One quite important group of social problems that China is facing are a cluster of demographic transitions, brought about to some degree by rapid industrialization and economic growth and to some degree by its one child policy. The first of these demographic changes is a rapidly aging workforce, in which the numbers of people working is declining with respect to the number of pensioners that need to be supported. This is further complicated by the breakdown, partially caused by smaller families, of the traditional family-based programs of care for the aging. This demographic change requires China to ramp up both availability of medical care and facilities for senior citizens, but moving from the traditional family-centered system to a state-centered one requires a shift in social attitudes.

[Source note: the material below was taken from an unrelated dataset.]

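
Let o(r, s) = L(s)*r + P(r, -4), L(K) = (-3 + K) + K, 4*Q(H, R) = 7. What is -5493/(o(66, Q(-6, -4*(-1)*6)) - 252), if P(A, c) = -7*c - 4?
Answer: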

The second social problem facing China is gender imbalance. The combination of the one-child policy and a strong preference for sons has led to significant gender imbalances, and a rise in numbers of guanggun (bare branches), or unmarried men, which may lead to increases in crime or other forms of social unrest. This is exacerbated by their strongly patriarchal society in which marriage for women, even those with careers, results in a disproportionate share of domestic labor, making many well educated women reluctant to marry. Solutions can either involve banning sex-selective abortion, relaxing the one child policy, or increasing support mechanisms for married working women, all of which would meet strong political resistance from some quarters.
The third major social problem you should address is the "hukou" or residency system that ties social services to villages of origin even for people who have moved permanently to cities. On the one hand, this created a social underclass and is a system unpopular with villagers, but many city residents do not want to change the system. Both preserving and changing the current system are politically unpopular with some groups, and yet some change is necessary.